Fenway Farms is a green roof with an awesome purpose. Located at Fenway Park, home of the Boston Red Sox, the rooftop farm is 5,000 sq. ft. and produces over 5,900 pounds of fresh produce each season. Red Sox fans can dine on seasonal organic vegetables and fruits grown on top of the Front Office at Fenway Park’s Dell or EMC Club restaurants (1). In addition to their green roof, Fenway Park also installed solar panels and offsets the remaining energy they produce with Renewable Energy Credits (2).
Citi Field, home of the New York Mets, installed an 11,000 sq. ft. extensive green roof atop their administrative building at right field. In addition, the ballpark composts all of its kitchen waste, along with grass clippings from the field. Fryer oil from the concession stands is also reused as biodiesel that runs the field equipment (3).
This long standing home of the San Francisco Giants can boast a 4,320-square-foot edible garden, located underneath the scoreboard.

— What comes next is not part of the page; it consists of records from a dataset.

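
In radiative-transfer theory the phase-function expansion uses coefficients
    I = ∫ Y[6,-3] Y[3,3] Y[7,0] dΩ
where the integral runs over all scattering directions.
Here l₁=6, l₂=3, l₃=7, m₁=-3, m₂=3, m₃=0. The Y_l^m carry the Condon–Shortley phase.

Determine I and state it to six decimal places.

-0.117879

Checks pass: Σm=0; 16 even; l₃=7∈[3,9].
(2·6+1)(2·3+1)(2·7+1) = 1365
Δ: 2! 10! 4! / 17! → 1/2042040
sum: t=0:+1/207360 t=1:−1/57600 t=2:+1/207360 = -1/129600
3j²(6 3 7; 0 0 0) = Δ·Π!·Σ² = 168/12155  (sign +1)
sum: t=2:+1/1451520 = 1/1451520
3j²(6 3 7; -3 3 0) = Δ·Π!·Σ² = 45/4862  (sign -1)
combine: 4πI² = 1365·168/12155·45/4862 = 79380/454597
take √, sign -1: I = -0.11787924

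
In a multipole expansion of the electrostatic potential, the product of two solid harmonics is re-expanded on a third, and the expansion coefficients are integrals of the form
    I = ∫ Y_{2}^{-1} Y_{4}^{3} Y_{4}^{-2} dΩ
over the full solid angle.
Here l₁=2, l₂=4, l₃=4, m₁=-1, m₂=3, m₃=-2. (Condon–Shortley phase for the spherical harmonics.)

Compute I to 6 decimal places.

-0.187702

Rules hold: Σm=0, L=10 even, 2≤4≤6.
N = 5·9·9 = 405
Δ = 2!·2!·6!/11! = 1/13860
Racah Σ t=0..2: t=0:+1/192 t=1:−1/36 t=2:+1/192 = -5/288
⇒ 3j(2 4 4; 0 0 0)² = 20/693, sgn -1
Racah Σ t=1..2: t=1:−1/1440 t=2:+1/240 = 1/288
⇒ 3j(2 4 4; -1 3 -2)² = 5/132, sgn +1
4πI² = N·(3j₀)²·(3jₘ)² = 375/847
I = -1·√(0.442739/4π) = -0.18770204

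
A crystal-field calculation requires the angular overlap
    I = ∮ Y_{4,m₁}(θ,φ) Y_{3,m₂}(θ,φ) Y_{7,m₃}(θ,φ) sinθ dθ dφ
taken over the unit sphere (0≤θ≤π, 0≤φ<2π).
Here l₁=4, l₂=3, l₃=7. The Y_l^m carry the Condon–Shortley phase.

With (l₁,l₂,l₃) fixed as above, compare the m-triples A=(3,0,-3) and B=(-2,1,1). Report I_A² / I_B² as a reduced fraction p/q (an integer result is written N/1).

8/7

Same 4,3,7: normalisation and zero-m 3j drop out of the ratio.
A: Δ: 0! 8! 6! / 15! → 1/45045; sum: t=0:+1/181440 = 1/181440; 3j²(4 3 7; 3 0 -3) = Δ·Π!·Σ² = 32/3003  (sign +1)
B: Δ: 0! 8! 6! / 15! → 1/45045; sum: t=0:+1/69120 = 1/69120; 3j²(4 3 7; -2 1 1) = Δ·Π!·Σ² = 4/429  (sign +1)
I_A²/I_B² = (32/3003)/(4/429) = 8/7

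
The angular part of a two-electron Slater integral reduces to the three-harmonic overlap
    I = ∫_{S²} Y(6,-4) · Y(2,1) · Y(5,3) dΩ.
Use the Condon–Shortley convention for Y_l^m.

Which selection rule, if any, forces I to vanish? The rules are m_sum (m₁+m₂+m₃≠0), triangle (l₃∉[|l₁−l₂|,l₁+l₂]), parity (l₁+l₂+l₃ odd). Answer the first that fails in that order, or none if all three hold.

m₁+m₂+m₃ = -4 + 1 + 3 = 0  ✓
triangle: |6−2|=4 ≤ l₃=5 ≤ 6+2=8  ✓
parity: l₁+l₂+l₃ = 13 is odd  ✗

parity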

The Giants partnered with Bon Appetit Management Company, a sustainable food service company, to install the edible garden. Using cutting edge aeroponic towers, the garden provides fruits, vegetables, greens, flowers, and even sod for the field. Some of the produce is used for fans at the stadium, but some are used for healthy eating programs in the local community (4).
The San Diego Padres are always getting fired up in the bullpen, but sometimes they need an extra kick. Enter the Petco Park edible garden. During the appropriate seasons, this garden grows up to 18 varieties of hot peppers (including the Trinidad Moruga Scorpion, with a rating of 1.25 million Scoville Heat Units). Some of the peppers and tomatoes from the garden have made it into ballpark dishes, and some are simply munched on by pitchers to get ready for a strikeout (5).
Sporting event venues typically have some pretty negative environmental impacts, so it’s good to see our favorite American pastime doing its part to lower that impact in a way that is highly visible and teaches sustainable practices to fans. Peanuts and crackerjacks anyone?